The goal of vocabulary independent speech recognition (VISR) is to transform the input speech waveform into words by utilizing subword models with continuous or isolated utterance, even whether the vocabulary set is fixed or not. VISR system has generally been developed with large speech database to model various phonetic and acoustic phenomena. However, in this thesis, we propose the VISR system using back-off phoneme decision tree with small speech database.
The back-off phoneme decision tree, which shows the better performance in the condition of small speech database, is binary decision tree for automatic phoneme clustering. In the back-off phoneme decision tree, splitting from parent node is maintained, without stopping criterion, until no more data elements are assigned to children nodes. After the tree construction, the type of node is determined by the number of elements belong to given node. The type of node means that acoustic model belong to given node needs to be trained or not. According to the node type, the acoustic subword model is trained by data not only of terminal nodes, but also of internal nodes.
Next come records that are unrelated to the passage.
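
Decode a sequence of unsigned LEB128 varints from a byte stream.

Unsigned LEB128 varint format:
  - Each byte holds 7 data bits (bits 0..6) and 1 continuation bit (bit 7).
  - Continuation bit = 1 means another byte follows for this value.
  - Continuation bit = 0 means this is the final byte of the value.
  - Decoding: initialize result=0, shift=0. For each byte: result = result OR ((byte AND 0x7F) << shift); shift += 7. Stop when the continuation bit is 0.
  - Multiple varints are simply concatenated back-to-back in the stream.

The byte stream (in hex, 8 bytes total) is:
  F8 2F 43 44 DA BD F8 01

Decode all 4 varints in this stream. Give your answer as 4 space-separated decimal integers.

Answer: 6136 67 68 4071130

Derivation:
  byte[0]=0xF8 cont=1 payload=0x78=120: acc |= 120<<0 -> acc=120 shift=7
  byte[1]=0x2F cont=0 payload=0x2F=47: acc |= 47<<7 -> acc=6136 shift=14 [end]
Varint 1: bytes[0:2] = F8 2F -> value 6136 (2 byte(s))
  byte[2]=0x43 cont=0 payload=0x43=67: acc |= 67<<0 -> acc=67 shift=7 [end]
Varint 2: bytes[2:3] = 43 -> value 67 (1 byte(s))
  byte[3]=0x44 cont=0 payload=0x44=68: acc |= 68<<0 -> acc=68 shift=7 [end]
Varint 3: bytes[3:4] = 44 -> value 68 (1 byte(s))
  byte[4]=0xDA cont=1 payload=0x5A=90: acc |= 90<<0 -> acc=90 shift=7
  byte[5]=0xBD cont=1 payload=0x3D=61: acc |= 61<<7 -> acc=7898 shift=14
  byte[6]=0xF8 cont=1 payload=0x78=120: acc |= 120<<14 -> acc=1973978 shift=21
  byte[7]=0x01 cont=0 payload=0x01=1: acc |= 1<<21 -> acc=4071130 shift=28 [end]
Varint 4: bytes[4:8] = DA BD F8 01 -> value 4071130 (4 byte(s))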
In contrast to previous phoneme decision tree, back-off phoneme decision tree has advantage of using more phonetic information for acoustic subword modeling. In addition, parent node is referred without additional computation if unseen model is requested.
With the small speech database, the effectiveness of back-off phoneme decision tree was shown through several experiments. By model combination with deleted interpolation method, we could estimate reliable HMM model parameters. For the future work, the Back-Off phoneme decision tree will be applied to continuous speech recognition system with large scaled speech corpus.